张经迟疑一下,端道:“请恕张经无礼”“张侍郎,你便是这样回报你的救命恩人?”张经仍跪着,答道:“张经身为父母命官,理当整肃朝纲,为民持正,聂兄弟虽然救了张某性命,可你枉害无辜,张经居位一朝,就要秉持公道,不能公私不分”
聂宁抚他双手起来。
“张侍郎品行正直,为正公道,小生敬仰,然而你的一番公道言辞,确是愚公腐论。你可曾想,一个狡诈多端,杀人恶徒会救你性命?一个武功平平,泛泛之辈的犊生,会有杀害朝廷命官的本领,若有,怎会轻易被擒?”
“这……你是其教子女,尚且达不到武功入流的境地,何况陆霖都尉刀法撼人,你等自然打不过”
“张侍郎至始没说过白莲教一个邪教妖人的字眼,也仍以官职唤陆霖这样的小人,可到底这样的人,口口声声骂着妖人邪教的,作风又哪里对得起说过的话?”
“此事还待张经细细查明”
“张侍郎,我若告诉你,我不是邪教人士,亦不是杀害官员的恶人,你会不会放了我”
“此话怎讲?”
“我本是青原山庄的书徒,我外公是聂豹,昔年亦任命多职,现下被贬退隐,我与生母离散,此次离家四处打探,只为寻母,我经至白沙县城,看见蔡升等人,心生疑惑,以为与抓走母亲的恶徒有所关联,跟踪进客栈,无意听了他们的言语……”他便将自己所听之言,一概道出,又如何无辜被抓,陆霖用铁索捆绑,于途中被虐被逼,尽相说来。
张经恍然大悟,自感惭愧,说道:“原来聂兄弟是‘白水老农’聂豹聂大人的外甥,是我误会了,把你当成了险恶之徒,聂大人的廉洁清正,张经真属鼠辈,竟将聂兄弟与他人混为一谈”
聂宁知他心性秉良,受人蒙蔽,又闻他知晓外公的绰号,便晓他是敬仰外公的,便不再追究。劝道:“陆霖名为锦衣卫都尉,实则奸诈小人,他苦苦逼问白莲教头子李福达的下落,最后却下毒杀了这些邪教教徒,前后不一,真是想不通透,意在何为?”
“我与陆霖来往不多,但听聂兄弟说道独眼龙,朝廷有个严正番,是天下第一贪官,他也是只独眼龙,就不知道此两龙可为一龙”张经道。

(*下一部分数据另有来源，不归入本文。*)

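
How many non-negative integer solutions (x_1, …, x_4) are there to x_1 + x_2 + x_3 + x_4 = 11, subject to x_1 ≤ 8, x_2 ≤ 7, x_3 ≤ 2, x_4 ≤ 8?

160

By stars and bars, unrestricted non-negative solutions to x_1+…+x_4 = 11 number C(11+3,3) = 364.
Subtract solutions that violate a single cap (substitute x_i' = x_i − (cap_i+1)): x_1 ≥ 9 gives C(5,3) = 10; x_2 ≥ 8 gives C(6,3) = 20; x_3 ≥ 3 gives C(11,3) = 165; x_4 ≥ 9 gives C(5,3) = 10. Together 205.
Add back pairs where two caps are both exceeded: 0 + 0 + 0 + 1 + 0 + 0 = 1.
By inclusion–exclusion the count is 364 − 205 + 1 = 160.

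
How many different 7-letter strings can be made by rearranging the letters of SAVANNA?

420

The 7 letters of SAVANNA have repeats: A appearing 3 times and N appearing twice.
So there are 7! / (3!·2!) = 420 distinguishable arrangements.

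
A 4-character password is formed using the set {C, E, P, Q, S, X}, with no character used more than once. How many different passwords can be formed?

Choose and order 4 of the 6 symbols: the first character has 6 options, the next 5, then 4, 3.
6 × 5 × 4 × 3 = 360.

360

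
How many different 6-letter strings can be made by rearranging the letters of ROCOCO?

60

The 6 letters of ROCOCO have repeats: C appearing twice and O appearing 3 times.
The number of distinct arrangements is 6!/(3!·2!) = 720/12 = 60.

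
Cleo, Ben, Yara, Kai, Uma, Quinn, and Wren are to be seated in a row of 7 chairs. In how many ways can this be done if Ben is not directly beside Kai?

3600

There are 7! = 5040 arrangements in all. If Ben and Kai are adjacent, merging them into one block gives 2·(6)! = 1440 arrangements.
So 5040 − 1440 = 3600 arrangements keep them apart.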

“如同为一人,张侍郎你的处境可是危险,那陆霖的双眼被我泼了含有鹤顶红的毒水,不知他是生是死,如果独眼龙知你回京,定当设法加害你啊”
“多谢聂兄弟慰劝,可张经年幼便经沙场,早已不惧生死,此次被人构陷,只当迷途坎坷,历练历练了”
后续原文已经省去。